After Auran is either accidentally struck by a taxi or steps in front of one, Lincoln abruptly disappears from Chicago. Dara signifies his absence with forty blank or near-blank pages, and the witty talkathon of the first half becomes a highly literary mess. Through ever-denser prose, the hardworking reader can attempt to trace Lincoln’s movements: to Holland, where he locates his now-homeless mother but does nothing for her; back to the Midwest, where he buys a gun and prepares for an assault on the Mercantile Exchange; and finally to the office of his former private investigator, who delivers a forty-page closing monologue about his life as he tries to stop, or at least delay, Lincoln from shooting him.
In this half, Dara frequently occupies Lincoln’s mind, but as our protagonist plans his terrorism, Dara breaks into short-lined, singsongy, and largely empty passages such as:
Ties that bind & ties in line &
Ties unwind & ties remind &
Repetition repetition repetition repetition
While the style here may be intended to imitate an obsessive-compulsive consciousness, Dara imposes a very long stretch of this loosey-goosey stuff just when the reader most needs a tight chain of motivation for mass murder. Even the marginally relevant interruptions of Lincoln’s narrative—the vulgar voices of investigators, the e-mails of a journalist tracking him, a lecture on water privatization, extended passages told from the point of view of a shoe and, I think, the wind—would be tolerable if the emotions driving the narrative were plausible.

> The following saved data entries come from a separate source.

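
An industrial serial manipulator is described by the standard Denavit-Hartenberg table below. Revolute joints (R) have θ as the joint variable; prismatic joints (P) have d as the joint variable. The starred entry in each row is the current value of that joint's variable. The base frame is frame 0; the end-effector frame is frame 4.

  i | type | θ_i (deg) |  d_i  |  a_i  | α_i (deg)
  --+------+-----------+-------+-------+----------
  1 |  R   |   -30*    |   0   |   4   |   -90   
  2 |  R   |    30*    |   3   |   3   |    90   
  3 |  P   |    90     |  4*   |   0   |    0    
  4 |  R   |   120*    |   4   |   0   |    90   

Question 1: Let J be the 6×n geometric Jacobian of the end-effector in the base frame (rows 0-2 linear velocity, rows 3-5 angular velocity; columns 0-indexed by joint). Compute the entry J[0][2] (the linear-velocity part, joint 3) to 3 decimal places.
0.433

prismatic axis z_2 = (0.4330,-0.2500,0.8660)
J_v[:, 2] = z_2; J_ω[:, 2] = (0,0,0)
entry J[0][2] = 0.4330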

The first half of The Easy Chain is unspoiled by the slackness and missing links of the second, but clearly, Dara would have profited from an editor. She or he could have pointed out that Gaddis won a National Book Award for JR when he reined in the high-art impulses of The Recognitions. Dara frees those impulses in the second half, perhaps to imply “No easy book for you, reader.” A character says that “the principal product of the West is self-hate.” Dara seems immune, but publishing one’s own book can be an act of self-sabotage, even while it’s a gesture of self-assertion. Because of Aurora’s exceedingly low profile, Dara may garner few readers. That would be too bad, because The Easy Chain and Dara, whoever he or she is, merit at least half a loaf.
Tom LeClair’s fifth novel, Passing Through, was published last summer by Drinian Press.